Just as states such as Nevada, Idaho, Montana, Wyoming, Florida, and Texas have learned the hard way, Maine is seeing leftists fleeing their own states because of unlivable policies and moving there. Unfortunately, they are bringing their leftist ideas and politics with them, creating a self-defeating environment anywhere they go.
“The squeeze on the fishing industry tracks an influx of new residents in my home state of Maine, which was a top destination for remote workers during the pandemic. The state has added more than 30,000 new residents since July 2020 alone,” Leeman explained.
“These new neighbors presumably came because Maine lives up to its billing as ‘Vacationland.’ But as is true anywhere, the new arrivals are displacing those of us who were born here. In many cases, fishermen are being disinherited from our livelihoods and from our homes,” he sadly recounted.

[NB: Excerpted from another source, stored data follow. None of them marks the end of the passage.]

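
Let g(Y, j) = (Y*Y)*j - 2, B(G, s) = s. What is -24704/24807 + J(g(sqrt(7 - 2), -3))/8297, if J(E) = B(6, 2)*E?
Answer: -205812526/205823679 ≈ -0.99995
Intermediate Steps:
g(Y, j) = -2 + j*Y**2 (g(Y, j) = Y**2*j - 2 = j*Y**2 - 2 = -2 + j*Y**2)
J(E) = 2*E
-24704/24807 + J(g(sqrt(7 - 2), -3))/8297 = -24704/24807 + (2*(-2 - 3*(sqrt(7 - 2))**2))/8297 = -24704*1/24807 + (2*(-2 - 3*(sqrt(5))**2))*(1/8297) = -24704/24807 + (2*(-2 - 3*5))*(1/8297) = -24704/24807 + (2*(-2 - 15))*(1/8297) = -24704/24807 + (2*(-17))*(1/8297) = -24704/24807 - 34*1/8297 = -24704/24807 - 34/8297 = -205812526/205823679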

Critics contend the left is destroying a whole industry and the livelihood of many, many fishermen by trying to impose a utopian edict that is doomed to fail.
The resounding consensus I heard from my conversations is that people who live on the shore feel that offshore wind interests, including foreign corporations, have drowned their voices out completely.
— Frances Martel (@francesmartel) March 9, 2023
“My business is hard going I don’t have the luxury of fishing when the weather allows. I’m at sea year-round for seven to ten days at a time. This time of year, that means handling 15-foot swells in subzero temperatures for hours at a time,” Leeman stated.
“The work is grueling and relentless. We often choose between eating and sleeping. Every workplace has its stresses and challenges, but at sea, a truly bad day can end with a fatality. I once woke up laying on the ceiling of my cabin – a rogue wave had flipped our boat in the middle of the night,” he said.
“Nature’s challenges suffice. Now, our own government is trying to destroy us too,” the fisherman concluded.